Jassion, with an audible hiss, slammed Talon back into its sheath. He spoke no word to either of them as he headed toward the horses, leaving his companions to hurry in his wake. THe dark night and mountain trails made for treacherous, nerve-racking travel, but they could not afford to make camp too near Davro's vale. It seemed unlikely that the ogre would come after them once he awoke, but the beast knew this terrain better than they, and it wasn't a risk any of them cared to take. The thought of a single sentry meeting up with him, while the others slumbered unawares, was the stuff of nightmares.
Albeit very short nightmares.
Jassion had gone some ways ahead, seeking a hollow or a clearing broad enough for them to bed down, and Kaleb took the opportunity to bring his mount alongside Mellorin's own palfrey.
"Could you really kill him?" he asked gently. She, at least, did him the courtesy of not pretending confusion.
"I don't know," she said with a sigh. "I don't even know if I actually want him dead. But I have to see him pay for what he did. I know that you and Jassion are planning to see that that happens, and I want to help-or at least to be there."

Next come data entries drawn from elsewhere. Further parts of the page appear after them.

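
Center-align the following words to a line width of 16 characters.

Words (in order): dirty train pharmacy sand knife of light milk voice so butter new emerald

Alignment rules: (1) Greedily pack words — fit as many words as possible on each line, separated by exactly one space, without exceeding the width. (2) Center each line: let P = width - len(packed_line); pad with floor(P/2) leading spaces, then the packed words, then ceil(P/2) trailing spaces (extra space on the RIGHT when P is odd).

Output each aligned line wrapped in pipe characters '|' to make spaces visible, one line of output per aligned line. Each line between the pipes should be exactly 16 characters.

Line 1: ['dirty', 'train'] (min_width=11, slack=5)
Line 2: ['pharmacy', 'sand'] (min_width=13, slack=3)
Line 3: ['knife', 'of', 'light'] (min_width=14, slack=2)
Line 4: ['milk', 'voice', 'so'] (min_width=13, slack=3)
Line 5: ['butter', 'new'] (min_width=10, slack=6)
Line 6: ['emerald'] (min_width=7, slack=9)

Answer: |  dirty train   |
| pharmacy sand  |
| knife of light |
| milk voice so  |
|   butter new   |
|    emerald     |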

"Because of what he did to Imphallion? Or for abandoning you?"
"It's all the same thing," she insisted with a sidelong glare-one that answered the question far more truthfully than her words. Kaleb chose not to pursue it further.
"Thank you for, um, for back there," she said then, with a vague wave back the way they'd come.
Again he smiled at her. "For what? I was just following the most rational course."
"Of course you were," she said stoically, and then she, too, broke into a smile. "But are you sure it wasn't maybe, just a little bit, to earn my 'misdirected favors'?"
"Hideously misdirected," he told her. "But for them, I'd have done far more."
Driven by a single shared thought, they leaned over the narrow gap between the horses. Lips pressed tightly together, they drank deeply of each other, and for once, nobody appeared from nearby to interrupt.
Chapter Sixteen
She marched the city's outermost streets, oblivious to the muttering and joking of the men in loose formation behind. She knew she could count on them to watch her back if trouble appeared, and that was all she asked. Beyond that, she cared as little for what they had to say as they did for her.
Nobody who'd ever met or even heard of this woman would have mistaken her, for she looked very much today as she had for over a decade of violence and carnage. Her blond hair was perhaps longer in back than once it was, tied in twin braids that reached to her shoulder blades, but it hung unevenly at the sides. She remained gaunt, almost to the point of appearing ill, yet more than strong enough to outmuscle enemies who outweighed her twice over. A pair of short-handled hatchets hung at her waist, and over her chain hauberk she wore, not the tabard of a true Cephiran soldier, but a simple crimson sash crossing her chest from the left shoulder. Clasped with a cheap tin gryphon, it was the standard "uniform" of all non-Cephiran mercenaries who served the invaders.
The mark of a traitor to Imphallion, some would say-a few had said, to her face-but if she cared, it never showed. What had Imphallion done for her?
Emdimir itself, in fact, had changed more in weeks than she herself had in years. The streets, recently so crowded with refugees that the dirt had practically been compacted into stone beneath uncounted feet, now hosted only sporadic traffic. Nowhere in Cephiran-occupied Imphallion did the populace enjoy those freedoms that the invaders had initially permitted their early conquests, such as Rahariem. No longer did citizens go about their business in greater numbers than their occupiers, living daily lives as though little untoward had occurred. No longer did Guildsmen and nobles of the region govern with only occasional nudges and directives from Cephiran officers.